Se dice que la categoría de los hombres se mide por la categoría de sus enemigos. Tengo pocos; así que debo ser un hombre sin categoría alguna, sin grandeza. Físicamente, mi metro sesenta y cinco centímetros que alcancé cuando, como mozo, me tallaron, no me dan para gran hombre. Grandeza de España, aunque muchos miembros de la llamada familia extensa la ostenten, tampoco.
No obstante, sin saber quienes puedan considerarme enemigo, yo sí puedo considerar enemigos, sin haber combatido con ellos y habiéndoles dado siempre pan y agua necesitándola o no, a dos personas. A una tecera, a la que no di ni una cosa ni otra porque no las necesitaba, más que enemigo la considero errada total. Un amargado del que no acierto a comprender los motivos de su amargura.

El primer enemigo, cuya enemistad la inició él, mostrando su desagradecimiento, fue un compañero, al que consideraba amigo, de carrera. Me la jugó en un viaje, en grupo, que hicimos a Galicia y me la volvió a jugar en Cádiz. La historia , más o menos, fue así :

Me insistió tanto para que fuese profesor de la Universidad a distancia de Cádiz que terminé, a pesar de mi negativa inicial, accediendo a su empecinamiento. Error que cometí. Me dieron tal cantidad de asignaturas que se me puso cara de cajón de sastre. Trabajé a destajo para poder explicar con mediana coherencia las muy específicas disciplinas que me endosaron como novato. Al llegar septiembre presenté mi dimisión al director del centro asociado de Cádiz, quien me rogó que continuase. Esta vez mi voluntad se sobrepuso a la del buen director de la institución y mi dimisión, trabajo me costó que fuese aceptada, lo fue.

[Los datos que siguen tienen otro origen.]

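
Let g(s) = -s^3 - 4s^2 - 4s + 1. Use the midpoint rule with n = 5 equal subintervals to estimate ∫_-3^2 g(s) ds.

-14.375

Δs = (2 − (-3))/5 = 1.
Midpoints: -2.5, -1.5, -0.5, 0.5, 1.5.
g(-2.5) = 1.625, g(-1.5) = 1.375, g(-0.5) = 2.125, g(0.5) = -2.125, g(1.5) = -17.375.
Sum = Δs · [g(-2.5) + g(-1.5) + g(-0.5) + g(0.5) + g(1.5)].
Sum = -14.375.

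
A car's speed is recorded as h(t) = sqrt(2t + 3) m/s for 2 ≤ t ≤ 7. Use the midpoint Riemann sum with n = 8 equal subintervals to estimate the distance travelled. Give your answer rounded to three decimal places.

Δt = (7 − 2)/8 = 0.625.
Midpoints: 2.3125, 2.9375, 3.5625, 4.1875, 4.8125, 5.4375, 6.0625, 6.6875.
h(2.3125) ≈ 2.761, h(2.9375) ≈ 2.979, h(3.5625) ≈ 3.182, h(4.1875) ≈ 3.373, h(4.8125) ≈ 3.553, h(5.4375) ≈ 3.725, h(6.0625) ≈ 3.889, h(6.6875) ≈ 4.047.
Sum = Δt · [h(2.3125) + h(2.9375) + h(3.5625) + ...].
Sum ≈ 17.193.

17.193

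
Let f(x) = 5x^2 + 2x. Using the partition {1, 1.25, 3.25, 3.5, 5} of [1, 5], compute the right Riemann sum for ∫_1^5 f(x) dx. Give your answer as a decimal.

Subinterval widths: 0.25, 2, 0.25, 1.5.
Right endpoints: 1.25, 3.25, 3.5, 5.
f(1.25) = 10.3125, f(3.25) = 59.3125, f(3.5) = 68.25, f(5) = 135.
Sum = Σ Δx_i · f(x_i).
Sum = 340.765625.

340.765625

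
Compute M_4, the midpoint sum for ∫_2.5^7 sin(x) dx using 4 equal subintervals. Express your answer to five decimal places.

-1.64018

Δx = (7 − 2.5)/4 = 1.125.
Midpoints: 3.0625, 4.1875, 5.3125, 6.4375.
f(3.0625) ≈ 0.07901, f(4.1875) ≈ -0.86538, f(5.3125) ≈ -0.82527, f(6.4375) ≈ 0.15370.
Sum = Δx · [f(3.0625) + f(4.1875) + f(5.3125) + f(6.4375)].
Sum ≈ -1.64018.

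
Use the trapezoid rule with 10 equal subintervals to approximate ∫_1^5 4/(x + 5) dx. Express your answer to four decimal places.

Δx = (5 − 1)/10 = 0.4.
f(1) = 2/3, f(1.4) = 0.625, f(1.8) = 10/17, f(2.2) = 5/9, f(2.6) = 10/19, f(3) = 0.5, f(3.4) = 10/21, f(3.8) = 5/11, f(4.2) = 10/23, f(4.6) = 5/12, f(5) = 0.4.
T_10 = (Δx/2)·[f(x_0) + 2f(x_1) + ... + 2f(x_{9}) + f(x_10)].
Sum ≈ 2.0443.

2.0443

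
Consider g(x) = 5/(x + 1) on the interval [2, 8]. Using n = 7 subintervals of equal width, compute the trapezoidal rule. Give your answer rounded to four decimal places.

Δx = (8 − 2)/7 = 6/7.
g(2) = 5/3, g(20/7) = 35/27, g(26/7) = 35/33, g(32/7) = 35/39, g(38/7) = 7/9, g(44/7) = 35/51, g(50/7) = 35/57, g(8) = 5/9.
T_7 = (Δx/2)·[g(x_0) + 2g(x_1) + ... + 2g(x_{6}) + g(x_7)].
Sum ≈ 5.5230.

5.5230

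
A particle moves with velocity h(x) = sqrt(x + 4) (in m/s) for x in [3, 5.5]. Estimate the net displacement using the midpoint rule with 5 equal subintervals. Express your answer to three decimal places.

Δx = (5.5 − 3)/5 = 0.5.
Midpoints: 3.25, 3.75, 4.25, 4.75, 5.25.
h(3.25) ≈ 2.693, h(3.75) ≈ 2.784, h(4.25) ≈ 2.872, h(4.75) ≈ 2.958, h(5.25) ≈ 3.041.
Sum = Δx · [h(3.25) + h(3.75) + h(4.25) + h(4.75) + h(5.25)].
Sum ≈ 7.174.

7.174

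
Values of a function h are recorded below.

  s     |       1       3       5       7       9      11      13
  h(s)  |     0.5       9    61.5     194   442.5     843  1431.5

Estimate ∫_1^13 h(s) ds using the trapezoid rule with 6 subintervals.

4532

Δs = 2.
T_6 = (2/2)·[0.5 + 2·9 + 2·61.5 + 2·194 + 2·442.5 + 2·843 + 1431.5] = 4532.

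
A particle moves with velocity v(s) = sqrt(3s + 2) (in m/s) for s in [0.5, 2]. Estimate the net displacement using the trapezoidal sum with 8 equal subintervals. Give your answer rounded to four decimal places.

3.5724

Δs = (2 − 0.5)/8 = 0.1875.
v(0.5) ≈ 1.8708, v(0.6875) ≈ 2.0156, v(0.875) ≈ 2.1506, v(1.0625) ≈ 2.2776, v(1.25) ≈ 2.3979, v(1.4375) ≈ 2.5125, v(1.625) ≈ 2.6220, v(1.8125) ≈ 2.7272, v(2) ≈ 2.8284.
T_8 = (Δs/2)·[v(s_0) + 2v(s_1) + ... + 2v(s_{7}) + v(s_8)].
Sum ≈ 3.5724.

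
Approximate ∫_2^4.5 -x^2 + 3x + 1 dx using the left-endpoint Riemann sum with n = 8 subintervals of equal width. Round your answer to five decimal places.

Δx = (4.5 − 2)/8 = 0.3125.
Left endpoints: 2, 2.3125, 2.625, 2.9375, 3.25, 3.5625, 3.875, 4.1875.
f(2) = 3, f(2.3125) = 2.58984375, f(2.625) = 1.984375, f(2.9375) = 1.18359375, f(3.25) = 0.1875, f(3.5625) = -1.00390625, f(3.875) = -2.390625, f(4.1875) = -3.97265625.
Sum = Δx · [f(2) + f(2.3125) + f(2.625) + ...].
Sum ≈ 0.49316.

0.49316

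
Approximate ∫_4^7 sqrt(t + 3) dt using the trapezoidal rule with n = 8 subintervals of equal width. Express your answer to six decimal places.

Δt = (7 − 4)/8 = 0.375.
f(4) ≈ 2.645751, f(4.375) ≈ 2.715695, f(4.75) ≈ 2.783882, f(5.125) ≈ 2.850439, f(5.5) ≈ 2.915476, f(5.875) ≈ 2.979094, f(6.25) ≈ 3.041381, f(6.625) ≈ 3.102418, f(7) ≈ 3.162278.
T_8 = (Δt/2)·[f(t_0) + 2f(t_1) + ... + 2f(t_{7}) + f(t_8)].
Sum ≈ 8.734650.

8.734650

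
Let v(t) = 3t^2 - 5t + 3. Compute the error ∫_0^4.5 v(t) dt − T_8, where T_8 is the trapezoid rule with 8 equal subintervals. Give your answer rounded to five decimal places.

-0.71191

Exact integral: ∫_0^4.5 v(t) dt = 54.
T_8 ≈ 54.7119141.
Error ≈ 54 − 54.7119141 ≈ -0.71191.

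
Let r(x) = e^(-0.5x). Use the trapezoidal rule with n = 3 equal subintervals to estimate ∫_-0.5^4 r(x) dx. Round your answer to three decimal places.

Δx = (4 − (-0.5))/3 = 1.5.
r(-0.5) ≈ 1.284, r(1) ≈ 0.607, r(2.5) ≈ 0.287, r(4) ≈ 0.135.
T_3 = (Δx/2)·[r(x_0) + 2r(x_1) + 2r(x_2) + r(x_3)].
Sum ≈ 2.404.

2.404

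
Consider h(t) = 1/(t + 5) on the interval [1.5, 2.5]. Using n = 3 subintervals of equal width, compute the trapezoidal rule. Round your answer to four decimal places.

Δt = (2.5 − 1.5)/3 = 1/3.
h(1.5) = 2/13, h(11/6) = 6/41, h(13/6) = 6/43, h(2.5) = 2/15.
T_3 = (Δt/2)·[h(t_0) + 2h(t_1) + 2h(t_2) + h(t_3)].
Sum ≈ 0.1432.

0.1432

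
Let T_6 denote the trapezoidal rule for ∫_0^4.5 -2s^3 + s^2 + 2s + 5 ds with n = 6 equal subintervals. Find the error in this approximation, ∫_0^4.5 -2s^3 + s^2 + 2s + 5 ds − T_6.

Exact integral: ∫_0^4.5 f(s) ds = -131.90625.
T_6 = -137.1796875.
Error = -131.90625 − (-137.1796875) = 5.2734375.

5.2734375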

Tras ella, el falso amigo comenzó a demostrarme su lado más negro, si es que alguno blanco tiene. Tras muchos años, me lo crucé, en Cádiz, y, olvidando su desagradecimiento, perdonándolo, lo saludé. Mejor no lo hubiese hecho dada lo displicente de su actitud.
En relación con mi temporada como profesor de la UNED, tuve, como alumno marisabidillo, a un médico, cuya especialidad desconozco. Una tarde, tomando café con varios alumnos en el Real Club de Tenis de Cádiz, entre el sosiego de una grata conversación, me espetó, sin venir a cuento, que yo no tenía educación. Aseguro que es la única vez en mi vida que se me ha dicho esto. Le respondí que eso era cuestión del concepto de educación que cada uno tuviese. Para el mío, quien carecía de educación, tacto y saber estar era él. No le dije que en la forma peculiar de su cabeza, los conceptos se confundían. No se lo dije por educación. De vez en cuando lo veo pasear, con sus andares de pavo, pavoneándose por la playa, como diciendo aquí estoy yo: El gran doctor en medicina, el Marañón de Cádiz, el médico intelectual, el médico humanista, el perfecto médico. Ojalá no haya matado a algunos sanos.¡ Pobres hombres !. Vaya enemigo que se fueron a buscar, tan pequeñito. sin Grandeza de España, pero sí de corazón. En los reconocimientos médicos que nos hacían en el colegio, Escuela Francesa de Sevilla, siempre aludían al tamaño, desmesurado con el resto de mi cuerpo, de mi corazón. Eres hombre de gran corazón, me decían al terminar el reconocimiento. Estos dos enemigos pesan como humos putrefactos, en descomposición, en su balanza de hojalata. Los pesos de oro de mis grandes amigos desequilibran la balanza. Son , los dos regalos a los que aludo,tumbagas frente al metal precioso del otro platillo, el de mis amigos.